Ночью она идет в молельню, которую устроила для себя в небольшой комнатке в ротонде, — одной из башенок старого дома, помпезно нареченного усадьбой. Там она молится, молитвы следуют одна за другой, монотонно, без перерыва. Иногда из спальни, расположенной совсем рядом, доносится жалобный голос старика:
— Вы здесь, Элизабет?
— Здесь, мой друг.
— А, хорошо.
И он снова засыпает. Старый Дюбуа нетребователен и жену не тиранит. Не злой, только глупый и скупой. Элизабет им довольна: он не мешает ей молиться, не мешает жить, лишь хочет, чтобы за ним ухаживали, чтобы кто-то был рядом, а это ей ничего не стоит. Старик горд тем, что такая молодая, красивая, целомудренная женщина сидит за его столом, спит в его кровати, рожает ему детей: ей нетрудно доставлять ему подобное утешение. Дом большой, но удобный и не унылый. Сад, текущий ручей, деревья, крики малышки Мари-Поль — светлые пятна в ее печальной и спокойной жизни. Время между тем идет. Оно скользит, словно река к морю, особенно когда его не останавливают. Прислонившись лбом к окну молельни, Элизабет молится все ночи подряд, и ее молитва тоже течет словно река. Порой это уже не молитва, а что-то вроде до крайности безмятежной литании («Все кончено… все кончено…»), которую она шепчет, черпая в ней неизвестную ей до сих пор свободу. Кругом темень.
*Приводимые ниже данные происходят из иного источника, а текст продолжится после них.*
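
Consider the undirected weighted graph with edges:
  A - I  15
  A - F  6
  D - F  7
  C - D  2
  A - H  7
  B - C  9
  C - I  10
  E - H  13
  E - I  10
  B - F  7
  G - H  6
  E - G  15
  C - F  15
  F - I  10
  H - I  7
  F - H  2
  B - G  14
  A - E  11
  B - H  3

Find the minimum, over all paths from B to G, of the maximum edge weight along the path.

6

Some routes from B to G:
B - H - G: max(3, 6) = 6
B - F - A - H - G: max(7, 6, 7, 6) = 7
B - C - D - F - A - H - G: max(9, 2, 7, 6, 7, 6) = 9
B - C - D - F - H - G: max(9, 2, 7, 2, 6) = 9
B - F - H - G: max(7, 2, 6) = 7
Smallest bottleneck: 6.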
Если дело происходит летом, она видит сад и в нем, возможно, несколько светлячков, песчаные дорожки вырисовываются в лунном свете, искрится река; если на дворе зима, то везде снег, заглушающий звуки, зябнущие птицы, безмолвие, — полная уверенность, что никто никогда не нарушит этот пейзаж и ничто уже не случится.
За эти часы она полюбила ночь. Ребенок спит, спит больной муж, спят служанки, но ее сердце, думает Элизабет, свободно от ребенка, от больного мужа, от служанок, ото всего в мире. Отсюда эта привлекательность огромной пустынной ночи, глубокой ночной тишины, глубокого безмолвия сердца. Иногда она в одиночестве прогуливается по дому, не зажигая свечи, когда ночь светла и проникает в окна, — ставни закрывать она не разрешает. Элизабет спускается, поднимается по лестницам, бесшумно отворяет двери, пересекает коридоры, наблюдает за жизнью вещей в то время, как ее собственная жизнь остановилась. В углу светятся часы, висит еле видимый портрет какого-то умершего предка. Она повторяет «умерший… умерший…», и для нее это слово не содержит такого печального смысла, как для других, — оно таит в себе очарование, тайну, прелесть.